Maybe that’s the way it is with writing. You’re a novelist, well, an unpublished novelist, a novelist who’s been at his first attempt for a couple of years now, so not exactly a raw novice, but nobody’s inviting you to sit on Oprah’s couch, if she still had a couch. She probably has lots of couches, she’s a wealthy woman after all, but you know what I mean. Anyway, you’re writing this novel, and you’re having a hard time recognizing your voice. There’s your voice, and there’s the dozens of other voices you’ve collected, reading all the writers you’re supposed to be learning from. And those other voices are all competing for attention and real estate on your page, the page you’ve been laboring over and deleting and rewriting and leaving to go check if the mail came yet and coming back and oh that plant looks awfully dry, better get up and water, and your breathing gets a little faster and you need to just stop and put your head down for a minute. Wait, that’s me, not you.

It’s not just writing that has this voice problem.
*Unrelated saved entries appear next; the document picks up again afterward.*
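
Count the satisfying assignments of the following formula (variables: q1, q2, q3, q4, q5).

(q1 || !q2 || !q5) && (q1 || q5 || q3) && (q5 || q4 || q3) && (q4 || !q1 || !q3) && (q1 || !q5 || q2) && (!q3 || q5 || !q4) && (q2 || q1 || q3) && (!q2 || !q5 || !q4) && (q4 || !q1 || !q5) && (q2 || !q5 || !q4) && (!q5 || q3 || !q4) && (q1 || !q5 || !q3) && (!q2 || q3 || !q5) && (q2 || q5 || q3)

There are 2^5 = 32 truth assignments over (q1, q2, q3, q4, q5).
Split on q5. With q5 = true, the clauses containing q5 are satisfied and !q5 drops from the rest; 0 of the 2^4 = 16 assignments to the other variables satisfy what remains.
With q5 = false, by the same count on the reduced clause set, 3 assignments work.
(One model: q1=F, q2=F, q3=T, q4=F, q5=F.)
Total: 0 + 3 = 3.

3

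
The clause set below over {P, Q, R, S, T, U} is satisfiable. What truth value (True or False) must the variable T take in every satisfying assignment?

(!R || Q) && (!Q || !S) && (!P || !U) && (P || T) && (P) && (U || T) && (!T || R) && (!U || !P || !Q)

True

Suppose T = false.
The clause (P) is unit, so P = true.
The clause (!U) is unit, so U = false.
Now (U) is unsatisfied and unit — conflict.
So every satisfying assignment has T = True.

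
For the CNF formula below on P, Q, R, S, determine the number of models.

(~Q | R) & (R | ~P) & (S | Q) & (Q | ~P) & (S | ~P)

5

There are 2^4 = 16 truth assignments over (P, Q, R, S).
Split on P. With P = 1, the clauses containing P are satisfied and ~P drops from the rest; 1 of the 2^3 = 8 assignments to the other variables satisfy what remains.
With P = 0, by the same count on the reduced clause set, 4 assignments work.
Total: 1 + 4 = 5.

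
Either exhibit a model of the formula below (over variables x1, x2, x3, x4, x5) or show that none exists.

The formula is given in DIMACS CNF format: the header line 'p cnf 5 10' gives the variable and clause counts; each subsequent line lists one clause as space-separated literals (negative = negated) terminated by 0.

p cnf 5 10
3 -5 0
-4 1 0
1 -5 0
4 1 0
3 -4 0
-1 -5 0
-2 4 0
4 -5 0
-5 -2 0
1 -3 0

Try x3 = True.
The clause (x1) is unit, so x1 = True.
The clause (¬x5) is unit, so x5 = False.
Try x2 = False.
No clause remains; x4 is free.

x1=True,  x2=False,  x3=True,  x4=False,  x5=False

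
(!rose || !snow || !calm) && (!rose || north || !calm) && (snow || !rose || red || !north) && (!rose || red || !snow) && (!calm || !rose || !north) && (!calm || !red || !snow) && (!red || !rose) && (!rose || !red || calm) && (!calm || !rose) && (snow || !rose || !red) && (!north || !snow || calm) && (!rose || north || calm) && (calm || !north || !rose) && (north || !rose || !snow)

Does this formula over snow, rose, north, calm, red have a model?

Branch on red: set red = false.
Branch on rose: set rose = false.
Branch on north: set north = true.
Branch on snow: set snow = true.
Unit clause (calm) forces calm = true.
All clauses are satisfied.
A satisfying assignment: snow ↦ true; rose ↦ false; north ↦ true; calm ↦ true; red ↦ false.

Satisfiable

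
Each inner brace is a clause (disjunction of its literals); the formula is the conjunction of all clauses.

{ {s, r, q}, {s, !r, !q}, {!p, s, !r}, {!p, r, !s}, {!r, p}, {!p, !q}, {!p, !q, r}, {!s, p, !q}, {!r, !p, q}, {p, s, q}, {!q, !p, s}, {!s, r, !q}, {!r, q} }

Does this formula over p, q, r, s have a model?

Satisfiable

Try r = false.
Try s = false.
From the singleton clause (q), q = true.
From the singleton clause (!p), p = false.
All clauses are satisfied.
A satisfying assignment: p=false,  q=true,  r=false,  s=false.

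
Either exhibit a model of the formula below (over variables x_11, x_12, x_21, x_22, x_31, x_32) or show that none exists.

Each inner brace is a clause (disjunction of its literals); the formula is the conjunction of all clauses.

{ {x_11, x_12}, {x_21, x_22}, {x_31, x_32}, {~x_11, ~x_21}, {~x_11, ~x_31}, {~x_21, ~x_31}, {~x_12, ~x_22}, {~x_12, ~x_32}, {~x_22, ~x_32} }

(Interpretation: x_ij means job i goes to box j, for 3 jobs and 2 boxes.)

Branch on x_11: set x_11 = 1.
(~x_21) alone gives x_21 = 0.
(x_22) alone gives x_22 = 1.
(~x_31) alone gives x_31 = 0.
(x_32) alone gives x_32 = 1.
That conflicts with the unit clause (~x_32).
That branch fails; take x_11 = 0 instead.
(x_12) alone gives x_12 = 1.
(~x_22) alone gives x_22 = 0.
(x_21) alone gives x_21 = 1.
(~x_31) alone gives x_31 = 0.
(x_32) alone gives x_32 = 1.
That conflicts with the unit clause (~x_32).
Both values of x_11 lead to a conflict.

UNSATISFIABLE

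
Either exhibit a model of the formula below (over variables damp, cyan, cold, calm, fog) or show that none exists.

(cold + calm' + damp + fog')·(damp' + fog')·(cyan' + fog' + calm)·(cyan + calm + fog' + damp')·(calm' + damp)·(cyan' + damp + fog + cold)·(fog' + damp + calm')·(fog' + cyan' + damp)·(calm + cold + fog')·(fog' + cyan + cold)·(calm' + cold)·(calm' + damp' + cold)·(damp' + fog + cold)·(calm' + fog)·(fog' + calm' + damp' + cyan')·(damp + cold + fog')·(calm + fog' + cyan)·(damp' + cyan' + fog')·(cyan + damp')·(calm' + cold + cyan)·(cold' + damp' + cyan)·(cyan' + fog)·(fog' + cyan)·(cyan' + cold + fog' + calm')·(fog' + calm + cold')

damp: 0, cyan: 0, cold: 0, calm: 0, fog: 0

Try damp = 0.
Unit clause (calm') forces calm = 0.
Try cyan = 0.
Unit clause (fog') forces fog = 0.
No clause remains; cold is free.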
Before I began my novel, I had been an artist, a painter, for some forty years and I like to think (I like to think a lot of things) that at some point I arrived at my own ‘voice’ in the work I produced. It didn’t come easily and it didn’t come right away. You look at a lot of art to become a painter, at least I did, and that brings you back to the same problem. First it was van Gogh. Pronounced ‘van Gacchhh’ if you’re a pretentious art scholar, or say, anyone at PBS. He was the Romantic painter I wanted to be, living in an attic, eating paint, cutting body parts off for love. Turns out he was just bat-shit crazy. But I was twenty-one and all my paintings wanted that intense, full-volume color and abandon that Vincent had shown me.  Or Picasso, the artist no painter can get away from. Not only did I feel compelled to mimic him, but the bastard had seventeen different styles. So I lurched from the Blue period to the Rose period, through Cubism, on to Neo-Classical, and don’t forget his erotic work, making paintings that were part me and part lecherous satyr. But you do enough of that and eventually you find your own style, your own ‘voice’.
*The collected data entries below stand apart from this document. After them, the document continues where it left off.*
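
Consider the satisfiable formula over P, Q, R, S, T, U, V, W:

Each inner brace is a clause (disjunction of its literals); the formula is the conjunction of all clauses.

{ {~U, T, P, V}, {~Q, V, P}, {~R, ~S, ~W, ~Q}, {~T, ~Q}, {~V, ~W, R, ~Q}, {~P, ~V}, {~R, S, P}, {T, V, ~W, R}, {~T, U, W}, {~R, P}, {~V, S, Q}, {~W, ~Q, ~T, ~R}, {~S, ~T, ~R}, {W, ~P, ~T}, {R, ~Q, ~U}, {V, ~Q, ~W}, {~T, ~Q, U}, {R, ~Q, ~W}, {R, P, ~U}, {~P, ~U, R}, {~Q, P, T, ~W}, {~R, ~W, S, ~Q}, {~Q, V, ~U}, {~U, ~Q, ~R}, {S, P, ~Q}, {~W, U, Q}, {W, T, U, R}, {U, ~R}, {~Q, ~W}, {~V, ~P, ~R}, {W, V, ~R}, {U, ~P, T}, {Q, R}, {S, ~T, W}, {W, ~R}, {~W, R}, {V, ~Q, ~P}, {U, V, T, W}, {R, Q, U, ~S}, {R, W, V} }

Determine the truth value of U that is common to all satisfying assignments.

Suppose U = 0.
The clause (~R) is unit, so R = 0.
The clause (Q) is unit, so Q = 1.
The clause (~T) is unit, so T = 0.
The clause (~W) is unit, so W = 0.
That conflicts with the unit clause (W).
So every satisfying assignment has U = True.

True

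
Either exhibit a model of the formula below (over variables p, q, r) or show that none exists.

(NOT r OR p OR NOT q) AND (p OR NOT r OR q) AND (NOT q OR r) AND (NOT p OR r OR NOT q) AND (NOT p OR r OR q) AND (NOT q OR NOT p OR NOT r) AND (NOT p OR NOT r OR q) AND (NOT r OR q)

p=false,  q=false,  r=false

Try q = false.
The clause (NOT r) is unit, so r = false.
The clause (NOT p) is unit, so p = false.
Every clause now holds.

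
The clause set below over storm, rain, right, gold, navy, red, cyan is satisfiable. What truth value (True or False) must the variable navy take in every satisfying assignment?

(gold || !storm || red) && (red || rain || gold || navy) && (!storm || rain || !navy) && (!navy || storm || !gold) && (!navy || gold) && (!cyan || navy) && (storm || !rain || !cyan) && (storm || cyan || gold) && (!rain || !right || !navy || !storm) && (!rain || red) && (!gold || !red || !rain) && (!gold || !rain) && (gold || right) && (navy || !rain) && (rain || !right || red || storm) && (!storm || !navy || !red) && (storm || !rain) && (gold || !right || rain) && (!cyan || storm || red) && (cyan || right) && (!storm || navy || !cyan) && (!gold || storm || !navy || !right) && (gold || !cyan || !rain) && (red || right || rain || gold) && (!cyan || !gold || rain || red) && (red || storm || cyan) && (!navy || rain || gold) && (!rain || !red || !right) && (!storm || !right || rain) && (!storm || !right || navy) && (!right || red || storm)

Suppose navy = true.
(gold) alone gives gold = true.
(storm) alone gives storm = true.
(rain) alone gives rain = true.
But (!rain) is also a unit clause — contradiction.
So every satisfying assignment has navy = False.

False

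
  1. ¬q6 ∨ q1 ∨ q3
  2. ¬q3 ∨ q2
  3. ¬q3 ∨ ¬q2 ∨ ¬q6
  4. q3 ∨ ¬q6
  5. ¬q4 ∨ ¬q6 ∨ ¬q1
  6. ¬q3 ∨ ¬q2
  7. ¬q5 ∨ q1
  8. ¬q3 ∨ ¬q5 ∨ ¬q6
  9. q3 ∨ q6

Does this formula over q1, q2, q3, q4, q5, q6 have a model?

No

Try q3 = False.
(¬q6) alone gives q6 = False.
But (q6) is also a unit clause — contradiction.
Backtrack on q3: now try q3 = True.
(q2) alone gives q2 = True.
But (¬q2) is also a unit clause — contradiction.
Either choice for q3 ends in contradiction.
No assignment satisfies every clause.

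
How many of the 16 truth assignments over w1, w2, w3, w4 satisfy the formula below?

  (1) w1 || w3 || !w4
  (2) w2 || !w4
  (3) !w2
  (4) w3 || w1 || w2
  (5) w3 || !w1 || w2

There are 2^4 = 16 truth assignments over (w1, w2, w3, w4).
Check each against the 5 clauses (columns in the order w1, w2, w3, w4):
  F F F F  ✗ fails (w3 || w1 || w2)
  F F F T  ✗ fails (w1 || w3 || !w4)
  F F T F  ✓ satisfies all
  F F T T  ✗ fails (w2 || !w4)
  F T F F  ✗ fails (!w2)
  F T F T  ✗ fails (w1 || w3 || !w4)
  F T T F  ✗ fails (!w2)
  F T T T  ✗ fails (!w2)
  T F F F  ✗ fails (w3 || !w1 || w2)
  T F F T  ✗ fails (w2 || !w4)
  T F T F  ✓ satisfies all
  T F T T  ✗ fails (w2 || !w4)
  T T F F  ✗ fails (!w2)
  T T F T  ✗ fails (!w2)
  T T T F  ✗ fails (!w2)
  T T T T  ✗ fails (!w2)
2 of the 16 rows are models.

2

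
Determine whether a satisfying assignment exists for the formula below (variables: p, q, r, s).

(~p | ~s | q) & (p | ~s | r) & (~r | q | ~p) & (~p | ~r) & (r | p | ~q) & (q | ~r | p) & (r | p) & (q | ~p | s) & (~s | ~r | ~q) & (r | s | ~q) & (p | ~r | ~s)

Suppose p = 1.
From the singleton clause (~r), r = 0.
Suppose s = 1.
From the singleton clause (q), q = 1.
All clauses are satisfied.
A satisfying assignment: p ↦ 1, q ↦ 1, r ↦ 0, s ↦ 1.

Yes, satisfiable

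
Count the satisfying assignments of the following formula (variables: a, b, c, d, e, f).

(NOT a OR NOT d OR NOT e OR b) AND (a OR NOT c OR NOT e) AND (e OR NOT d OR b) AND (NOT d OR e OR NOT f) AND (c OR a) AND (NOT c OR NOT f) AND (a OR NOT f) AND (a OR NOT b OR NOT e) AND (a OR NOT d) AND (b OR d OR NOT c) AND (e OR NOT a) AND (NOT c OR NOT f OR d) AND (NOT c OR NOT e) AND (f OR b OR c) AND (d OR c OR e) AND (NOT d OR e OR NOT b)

There are 2^6 = 64 truth assignments over (a, b, c, d, e, f).
Split on c. With c = true, the clauses containing c are satisfied and NOT c drops from the rest; 1 of the 2^5 = 32 assignments to the other variables satisfy what remains.
With c = false, by the same count on the reduced clause set, 5 assignments work.
Total: 1 + 5 = 6.

6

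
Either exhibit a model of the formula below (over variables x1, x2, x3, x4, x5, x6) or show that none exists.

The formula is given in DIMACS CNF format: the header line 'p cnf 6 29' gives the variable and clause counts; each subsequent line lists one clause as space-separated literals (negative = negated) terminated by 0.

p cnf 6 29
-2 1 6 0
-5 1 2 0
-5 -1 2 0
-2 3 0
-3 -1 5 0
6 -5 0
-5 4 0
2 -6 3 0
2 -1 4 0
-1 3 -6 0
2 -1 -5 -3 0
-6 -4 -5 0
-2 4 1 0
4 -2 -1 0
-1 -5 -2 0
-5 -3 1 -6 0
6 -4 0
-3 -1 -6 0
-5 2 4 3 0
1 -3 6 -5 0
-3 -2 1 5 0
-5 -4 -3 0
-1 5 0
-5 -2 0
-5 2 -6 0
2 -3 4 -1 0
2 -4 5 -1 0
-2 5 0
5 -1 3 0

Try x2 = False.
Try x5 = False.
The clause (¬x1) is unit, so x1 = False.
Try x6 = True.
The clause (x3) is unit, so x3 = True.
Every clause is now satisfied; x4 is unconstrained.

x1 ↦ False,  x2 ↦ False,  x3 ↦ True,  x4 ↦ True,  x5 ↦ False,  x6 ↦ True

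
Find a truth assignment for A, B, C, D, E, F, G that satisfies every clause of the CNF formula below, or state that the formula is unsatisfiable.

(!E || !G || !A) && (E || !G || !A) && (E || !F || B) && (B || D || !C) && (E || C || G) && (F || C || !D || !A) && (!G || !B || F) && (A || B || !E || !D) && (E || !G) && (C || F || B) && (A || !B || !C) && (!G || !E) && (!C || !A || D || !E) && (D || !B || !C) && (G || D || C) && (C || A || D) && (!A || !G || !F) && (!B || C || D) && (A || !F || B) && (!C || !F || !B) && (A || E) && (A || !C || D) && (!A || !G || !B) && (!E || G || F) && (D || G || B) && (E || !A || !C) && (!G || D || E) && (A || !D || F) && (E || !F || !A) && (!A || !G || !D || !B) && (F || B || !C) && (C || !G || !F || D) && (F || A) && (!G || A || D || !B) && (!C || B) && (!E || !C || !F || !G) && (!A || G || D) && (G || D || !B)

Suppose E = true.
Unit clause (!G) forces G = false.
Unit clause (F) forces F = true.
Suppose D = true.
Suppose A = false.
Unit clause (B) forces B = true.
Unit clause (!C) forces C = false.
All clauses are satisfied.

A ↦ false; B ↦ true; C ↦ false; D ↦ true; E ↦ true; F ↦ true; G ↦ false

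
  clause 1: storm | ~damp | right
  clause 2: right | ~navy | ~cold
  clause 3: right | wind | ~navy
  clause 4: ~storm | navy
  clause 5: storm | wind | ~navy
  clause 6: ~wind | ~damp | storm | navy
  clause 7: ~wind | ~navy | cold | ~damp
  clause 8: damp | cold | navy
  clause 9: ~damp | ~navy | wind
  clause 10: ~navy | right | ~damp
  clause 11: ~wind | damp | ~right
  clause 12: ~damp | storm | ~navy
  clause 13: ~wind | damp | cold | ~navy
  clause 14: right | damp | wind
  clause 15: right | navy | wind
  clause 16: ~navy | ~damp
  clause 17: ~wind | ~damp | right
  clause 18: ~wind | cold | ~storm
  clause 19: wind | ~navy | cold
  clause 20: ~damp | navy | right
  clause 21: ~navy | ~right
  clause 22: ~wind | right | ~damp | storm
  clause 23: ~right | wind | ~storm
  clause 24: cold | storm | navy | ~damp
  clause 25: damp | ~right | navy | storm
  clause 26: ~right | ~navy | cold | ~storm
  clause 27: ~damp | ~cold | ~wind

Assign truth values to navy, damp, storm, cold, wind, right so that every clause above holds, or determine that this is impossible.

Branch on storm: set storm = 0.
Branch on damp: set damp = 0.
Branch on wind: set wind = 1.
From the singleton clause (~right), right = 0.
Branch on navy: set navy = 0.
From the singleton clause (cold), cold = 1.
All clauses are satisfied.

navy=0,  damp=0,  storm=0,  cold=1,  wind=1,  right=0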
So you have to figure that the writing will follow a similar course and that your own voice will emerge out of the forest of authors clamoring for space in your head. If only they weren’t all so damned persuasive in their arguments. Here’s what I mean. My own novel, “Big Shot“, begins with a simple declarative sentence.

             Harry hated the smell of potatoes.

Clean and to-the-point, maybe too simple, but there it is. That’s how it reads now, but when I was reading James Joyce it had a different sound.

             The stink, nosy rosy, of tattoo tatos! Harry Ha! He did hate.

             And then, after reading Michael Chabon’s new novel Telegraph Hill.

             A hatless, besmocked, bakery maven Jewish boy, a boy off the streets of New York, that marvel of industrial pulchritude, Harry, Harold, Heshie by his friends, abhorred, detested, stood in abject revulsion, might say he wasn’t at all fond of, the apple of the earth, le pomme de terre, the poor, undeserving target of his odium, the lowly, earthy spud.

            And I love the sparse, very British wit of Nick Hornby.

             1. Harry.
2. His list of hates.
3. Odours
4. Top of the list, potatoes
5. In that order

             And for sheer chutzpah, there’s nobody like Philip Roth.

             Harry, that Lower East Side Jew, did he suffer, it’s what he did best, you shouldn’t know, and from what? Potatoes. Don’t ask what he did with them.

So you keep those voices in your head, you let them argue and vie for your attention all they want. You’ll never get rid of them but eventually they’ll settle into a cozy room with a fireplace in the back of your head, drinking cognac and tossing around bon mots for eternity, but you won’t listen to every one of them, only occasionally borrow a turn of phrase or a point of view. They’ll never miss them, and you listen closely for your own voice, and when you hear it you turn up the volume and let the music play on.